Like a cat, he bounced to his feet, crouching with Chan Dai's dart gun at his shoulder. A strangely grotesque heap was at his feet—Tom Fuller. Off there in the thinning mist he saw a shadowy figure and he fired at it twice. Whether his darts found their mark he was never to know, for a wall of white swept down suddenly to obscure his vision. Snow! Great massed flakes falling endlessly—the moisture of the mist crystallized and closing in on him to hide him even more safely, than had the mists themselves.
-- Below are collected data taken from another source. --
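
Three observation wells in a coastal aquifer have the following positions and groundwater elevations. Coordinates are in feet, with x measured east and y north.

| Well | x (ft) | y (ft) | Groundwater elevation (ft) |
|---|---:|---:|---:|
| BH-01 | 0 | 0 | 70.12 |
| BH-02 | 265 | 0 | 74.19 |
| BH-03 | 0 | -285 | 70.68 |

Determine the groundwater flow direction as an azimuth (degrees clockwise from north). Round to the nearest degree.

∂h/∂x = (74.19 − 70.12) / (265 − 0) = +0.01536
∂h/∂y = (70.68 − 70.12) / (-285 − 0) = -0.001965
Flow direction (−∇h) has components (-0.01536 E, +0.001965 N).
Azimuth = atan2(E, N) = atan2(-0.01536, +0.001965) = 277.3° ≈ 277°.

277°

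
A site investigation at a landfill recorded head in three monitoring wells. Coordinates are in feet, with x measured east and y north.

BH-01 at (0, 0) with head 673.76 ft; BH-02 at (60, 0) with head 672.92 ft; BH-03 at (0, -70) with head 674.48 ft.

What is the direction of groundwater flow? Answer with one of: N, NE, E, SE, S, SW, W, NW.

NE

∂h/∂x = (672.92 − 673.76) / (60 − 0) = -0.01400
∂h/∂y = (674.48 − 673.76) / (-70 − 0) = -0.01029
Flow = −∇h = (+0.01400 east, +0.01029 north), which points northeast.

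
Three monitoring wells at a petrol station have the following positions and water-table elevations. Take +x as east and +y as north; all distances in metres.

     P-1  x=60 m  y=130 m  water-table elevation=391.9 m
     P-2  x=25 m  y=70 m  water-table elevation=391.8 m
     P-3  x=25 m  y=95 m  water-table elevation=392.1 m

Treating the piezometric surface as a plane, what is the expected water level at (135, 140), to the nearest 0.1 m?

With h = a·x + b·y + c and P-1 as origin, the differences give:
  (-35)·a + (-60)·b = -0.1
  (-35)·a + (-35)·b = +0.2
Eliminate b (×(-35) and ×(-60), subtract): -875·a = 15.50 → a = ∂h/∂x = -0.01771
Back-substitute: b = ∂h/∂y = +0.01200.
h(135, 140) = 391.9 + (-0.01771)·(75) + (+0.01200)·(10) = 391.9 -1.329 +0.120 = 390.691 m.

390.7 m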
He was on his knees then at Fuller's side. A brilliant flash and a screaming roar over amongst the rocks apprised him of the fact that the guard's dart had gone wide. And yet Fuller was down, moaning with pain. Luke tried to turn him over and found that his body had taken on tremendous weight. He was flattened, crushed to the rocky surface of Vulcan by the full force of its gravity!
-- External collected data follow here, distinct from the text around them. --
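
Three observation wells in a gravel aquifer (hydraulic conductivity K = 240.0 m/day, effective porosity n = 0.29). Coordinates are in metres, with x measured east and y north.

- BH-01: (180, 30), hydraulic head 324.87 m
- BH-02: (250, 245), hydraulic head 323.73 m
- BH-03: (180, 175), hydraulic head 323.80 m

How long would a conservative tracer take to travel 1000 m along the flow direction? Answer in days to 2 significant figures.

Taking BH-01 as reference: BH-02−BH-01 = (70, 215, -1.14); BH-03−BH-01 = (0, 145, -1.07).
Solve a·Δx + b·Δy = Δh: det = 70·145 − 0·215 = 10150.
∂h/∂x = [(-1.14)·145 − (-1.07)·215] / 10150 = +0.006379
∂h/∂y = [70·(-1.07) − 0·(-1.14)] / 10150 = -0.007379
|∇h| = √(0.006379² + -0.007379²) = 0.009754
Seepage velocity v = K·i/n = 240.0 × 0.009754 / 0.29 = 8.072 m/day.
t = 1000 / 8.072 = 123.9 days.

120 days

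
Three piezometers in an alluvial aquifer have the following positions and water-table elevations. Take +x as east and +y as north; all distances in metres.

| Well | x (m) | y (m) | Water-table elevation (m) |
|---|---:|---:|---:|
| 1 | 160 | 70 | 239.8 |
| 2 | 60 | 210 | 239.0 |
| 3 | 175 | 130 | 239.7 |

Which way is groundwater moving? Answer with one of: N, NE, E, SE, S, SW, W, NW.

With h = a·x + b·y + c and 1 as origin, the differences give:
  (-100)·a + 140·b = -0.8
  15·a + 60·b = -0.1
Eliminate b (×60 and ×140, subtract): -8100·a = -34.00 → a = ∂h/∂x = +0.004198
Back-substitute: b = ∂h/∂y = -0.002716.
Flow = −∇h = (-0.004198 east, +0.002716 north), which points northwest.

NW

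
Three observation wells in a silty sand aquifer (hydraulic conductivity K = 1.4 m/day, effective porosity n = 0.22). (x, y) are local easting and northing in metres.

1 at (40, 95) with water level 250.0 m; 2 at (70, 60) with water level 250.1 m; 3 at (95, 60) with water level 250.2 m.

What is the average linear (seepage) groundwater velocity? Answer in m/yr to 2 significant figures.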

"What the devil!" he grunted as he heaved and strained. "What'd they do to you, old man?"

With great effort he succeeded in turning the scientist face up. Then he saw what had happened, and knew in a flash that Fuller had saved him from the singing dart whose energy was making a sizzling puddle of the stones where it had landed. The missile, in passing, had carried away the belt and part of the fabric of Tom's garment—carried away the capsule and the radium that energized it. Made the thing worse than useless. And Fuller had done this for him; he had flung himself upon Luke to shove him out of the line of fire ... risking his own life gladly ... lucky the deadly dart had missed his body, but....


"

You go on, Fenton," the scientist was whispering through lips that were blue and stiff. "Leave me here. I'm licked. But you can carry on the work; go to my friends and tell them—everything. Tell them what you saw back there—tell them——"

"Shut up!" Luke's words were softly growled. There was a new and utterly unaccountable huskiness in his voice as he straddled the prone body and locked his strong fingers underneath. "You ain't gonna be left behind," he grunted. "We're goin' on, brother, together."
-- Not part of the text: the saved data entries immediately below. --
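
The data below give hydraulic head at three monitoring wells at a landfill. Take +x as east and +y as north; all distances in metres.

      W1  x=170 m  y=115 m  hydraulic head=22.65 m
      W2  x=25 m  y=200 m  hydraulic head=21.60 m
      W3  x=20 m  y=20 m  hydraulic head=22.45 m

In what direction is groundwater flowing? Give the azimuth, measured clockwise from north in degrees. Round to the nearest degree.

With h = a·x + b·y + c and W1 as origin, the differences give:
  (-145)·a + 85·b = -1.05
  (-150)·a + (-95)·b = -0.20
Eliminate b (×(-95) and ×85, subtract): 26525·a = 116.750 → a = ∂h/∂x = +0.004402
Back-substitute: b = ∂h/∂y = -0.004844.
Flow direction (−∇h) has components (-0.004402 E, +0.004844 N).
Azimuth = atan2(E, N) = atan2(-0.004402, +0.004844) = 317.7° ≈ 318°.

318°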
His back straightened and Fuller was swung clear of the ground. His huge biceps tensed and the scrawny scientist was in the air, up and above the bowed head, then let down gently to rest across the broad shoulders of Luke Fenton. Fuller hung there, bent double by the immense weight of him, crushed to painful contact with the taut muscles that carried the strain.

On Earth, Fuller might have tipped the scales at a scant one hundred and thirty pounds; now his sagging body was a load in excess of seven hundredweight. With that load upon him, and glorying in the effort it cost, Luke staggered on toward the triple red glow, which, even in the blinding whiteness of the snowfall, marked the location of the columns of fire.